There are various versions of the SCSI card that feature different connectors as the technology has evolved.
- 25-pin card controls original SCSI devices
- 50-pin card controls Narrow (8-bit) SCSI-2, FastSCSI, and Ultra SCSI devices
- 68-pin card controls Wide (16-bit) Ultra-Wide, Ultra2, Ultra 160, and Ultra 320 devices
Many people prefer SCSI to standard IDE as SCSI technology is much faster. SCSI drives are popular in servers and among power users. A SCSI card has its own processing chip and does not need to rely on the CPU (Central Processing Unit). The trade-off is that SCSI devices are more expensive than IDE devices. For this reason, many people opt to buy and use IDE hard drives, but will install a SCSI card for a SCSI DVD burner. The added speed of SCSI is useful for the demanding needs of burning and playing CDs and DVDs.
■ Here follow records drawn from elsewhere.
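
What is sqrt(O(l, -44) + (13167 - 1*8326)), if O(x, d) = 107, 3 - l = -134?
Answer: 2*sqrt(1237) ≈ 70.342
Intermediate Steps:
l = 137 (l = 3 - 1*(-134) = 3 + 134 = 137)
sqrt(O(l, -44) + (13167 - 1*8326)) = sqrt(107 + (13167 - 1*8326)) = sqrt(107 + (13167 - 8326)) = sqrt(107 + 4841) = sqrt(4948) = 2*sqrt(1237)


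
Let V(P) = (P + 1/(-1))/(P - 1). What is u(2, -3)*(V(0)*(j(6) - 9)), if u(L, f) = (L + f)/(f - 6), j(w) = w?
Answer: -⅓ ≈ -0.33333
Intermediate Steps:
V(P) = 1 (V(P) = (P - 1)/(-1 + P) = (-1 + P)/(-1 + P) = 1)
u(L, f) = (L + f)/(-6 + f)
u(2, -3)*(V(0)*(j(6) - 9)) = ((2 - 3)/(-6 - 3))*(1*(6 - 9)) = (-1/(-9))*(1*(-3)) = -⅑*(-1)*(-3) = (⅑)*(-3) = -⅓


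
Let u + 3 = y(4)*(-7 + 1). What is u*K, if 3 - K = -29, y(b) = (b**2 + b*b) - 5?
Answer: -5280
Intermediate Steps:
y(b) = -5 + 2*b**2 (y(b) = (b**2 + b**2) - 5 = 2*b**2 - 5 = -5 + 2*b**2)
u = -165 (u = -3 + (-5 + 2*4**2)*(-7 + 1) = -3 + (-5 + 2*16)*(-6) = -3 + (-5 + 32)*(-6) = -3 + 27*(-6) = -3 - 162 = -165)
K = 32 (K = 3 - 1*(-29) = 3 + 29 = 32)
u*K = -165*32 = -5280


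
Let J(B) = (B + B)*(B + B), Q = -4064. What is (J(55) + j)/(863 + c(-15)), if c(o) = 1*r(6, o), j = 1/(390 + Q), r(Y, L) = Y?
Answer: 44455399/3192706 ≈ 13.924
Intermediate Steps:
j = -1/3674 (j = 1/(390 - 4064) = 1/(-3674) = -1/3674 ≈ -0.00027218)
c(o) = 6 (c(o) = 1*6 = 6)
J(B) = 4*B² (J(B) = (2*B)*(2*B) = 4*B²)
(J(55) + j)/(863 + c(-15)) = (4*55² - 1/3674)/(863 + 6) = (4*3025 - 1/3674)/869 = (12100 - 1/3674)*(1/869) = (44455399/3674)*(1/869) = 44455399/3192706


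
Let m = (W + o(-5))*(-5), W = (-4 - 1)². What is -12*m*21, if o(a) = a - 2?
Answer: 22680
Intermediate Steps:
o(a) = -2 + a
W = 25 (W = (-5)² = 25)
m = -90 (m = (25 + (-2 - 5))*(-5) = (25 - 7)*(-5) = 18*(-5) = -90)
-12*m*21 = -12*(-90)*21 = 1080*21 = 22680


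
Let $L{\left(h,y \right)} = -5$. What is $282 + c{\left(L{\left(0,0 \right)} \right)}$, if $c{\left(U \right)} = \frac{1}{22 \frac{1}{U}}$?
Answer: $\frac{6199}{22} \approx 281.77$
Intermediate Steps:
$c{\left(U \right)} = \frac{U}{22}$
$282 + c{\left(L{\left(0,0 \right)} \right)} = 282 + \frac{1}{22} \left(-5\right) = 282 - \frac{5}{22} = \frac{6199}{22}$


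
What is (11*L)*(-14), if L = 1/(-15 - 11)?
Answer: 77/13 ≈ 5.9231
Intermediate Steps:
L = -1/26 (L = 1/(-26) = -1/26 ≈ -0.038462)
(11*L)*(-14) = (11*(-1/26))*(-14) = -11/26*(-14) = 77/13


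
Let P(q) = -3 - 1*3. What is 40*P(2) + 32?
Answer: -208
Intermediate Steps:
P(q) = -6 (P(q) = -3 - 3 = -6)
40*P(2) + 32 = 40*(-6) + 32 = -240 + 32 = -208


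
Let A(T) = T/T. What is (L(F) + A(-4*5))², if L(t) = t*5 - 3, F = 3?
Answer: 169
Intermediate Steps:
A(T) = 1
L(t) = -3 + 5*t (L(t) = 5*t - 3 = -3 + 5*t)
(L(F) + A(-4*5))² = ((-3 + 5*3) + 1)² = ((-3 + 15) + 1)² = (12 + 1)² = 13² = 169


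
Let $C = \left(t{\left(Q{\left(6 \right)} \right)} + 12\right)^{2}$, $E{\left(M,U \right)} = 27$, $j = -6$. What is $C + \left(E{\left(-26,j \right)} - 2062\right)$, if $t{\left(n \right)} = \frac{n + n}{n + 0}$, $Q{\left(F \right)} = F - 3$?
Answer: $-1839$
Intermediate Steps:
$Q{\left(F \right)} = -3 + F$
$t{\left(n \right)} = 2$ ($t{\left(n \right)} = \frac{2 n}{n} = 2$)
$C = 196$ ($C = \left(2 + 12\right)^{2} = 14^{2} = 196$)
$C + \left(E{\left(-26,j \right)} - 2062\right) = 196 + \left(27 - 2062\right) = 196 - 2035 = -1839$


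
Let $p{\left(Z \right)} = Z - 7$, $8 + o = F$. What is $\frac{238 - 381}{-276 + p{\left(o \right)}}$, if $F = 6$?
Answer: $\frac{143}{285} \approx 0.50175$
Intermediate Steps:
$o = -2$ ($o = -8 + 6 = -2$)
$p{\left(Z \right)} = -7 + Z$ ($p{\left(Z \right)} = Z - 7 = -7 + Z$)
$\frac{238 - 381}{-276 + p{\left(o \right)}} = \frac{238 - 381}{-276 - 9} = - \frac{143}{-276 - 9} = - \frac{143}{-285} = \left(-143\right) \left(- \frac{1}{285}\right) = \frac{143}{285}$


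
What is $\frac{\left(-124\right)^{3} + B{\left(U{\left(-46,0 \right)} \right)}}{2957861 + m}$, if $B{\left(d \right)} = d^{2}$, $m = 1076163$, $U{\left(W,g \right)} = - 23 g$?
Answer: $- \frac{238328}{504253} \approx -0.47264$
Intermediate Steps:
$\frac{\left(-124\right)^{3} + B{\left(U{\left(-46,0 \right)} \right)}}{2957861 + m} = \frac{\left(-124\right)^{3} + \left(\left(-23\right) 0\right)^{2}}{2957861 + 1076163} = \frac{-1906624 + 0^{2}}{4034024} = \left(-1906624 + 0\right) \frac{1}{4034024} = \left(-1906624\right) \frac{1}{4034024} = - \frac{238328}{504253}$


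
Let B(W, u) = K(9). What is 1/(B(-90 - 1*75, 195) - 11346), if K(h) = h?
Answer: -1/11337 ≈ -8.8207e-5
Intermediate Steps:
B(W, u) = 9
1/(B(-90 - 1*75, 195) - 11346) = 1/(9 - 11346) = 1/(-11337) = -1/11337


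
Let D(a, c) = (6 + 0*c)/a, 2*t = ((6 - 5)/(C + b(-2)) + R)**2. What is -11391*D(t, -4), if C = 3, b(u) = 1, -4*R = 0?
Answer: -2187072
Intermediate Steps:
R = 0 (R = -1/4*0 = 0)
t = 1/32 (t = ((6 - 5)/(3 + 1) + 0)**2/2 = (1/4 + 0)**2/2 = (1/4)**2/2 = (1/2)*(1/16) = 1/32 ≈ 0.031250)
D(a, c) = 6/a (D(a, c) = (6 + 0)/a = 6/a)
-11391*D(t, -4) = -68346/1/32 = -68346*32 = -11391*192 = -2187072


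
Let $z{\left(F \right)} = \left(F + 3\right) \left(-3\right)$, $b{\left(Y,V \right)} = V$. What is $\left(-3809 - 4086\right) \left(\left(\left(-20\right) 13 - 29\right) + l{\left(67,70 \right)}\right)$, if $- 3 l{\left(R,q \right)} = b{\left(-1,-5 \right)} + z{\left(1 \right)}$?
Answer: $\frac{6710750}{3} \approx 2.2369 \cdot 10^{6}$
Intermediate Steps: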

A great advantage of this type of card is that it can link up to 15 devices per card. This configuration is called daisy chaining and each device on the SCSI cable is assigned its own ID. The ability to add on to the SCSI card provides great flexibility for a RAID (Redundant Array of Independent Disks). If considering SCSI for a RAID, another viable alternative is a SATA (Serial ATA) RAID. SATA hard drives will be less expensive than SCSI drives, and the latest SATA drives should be comparable in speed to a SCSI Ultra 160 RAID or better.
SCSI cards are available everywhere computer components are sold. When purchasing one, be sure it is compatible with the SCSI components you wish to purchase. SCSI devices generally carry a longer warranty than IDE devices, and SCSI drives are designed to work 24/7, catering to the server market.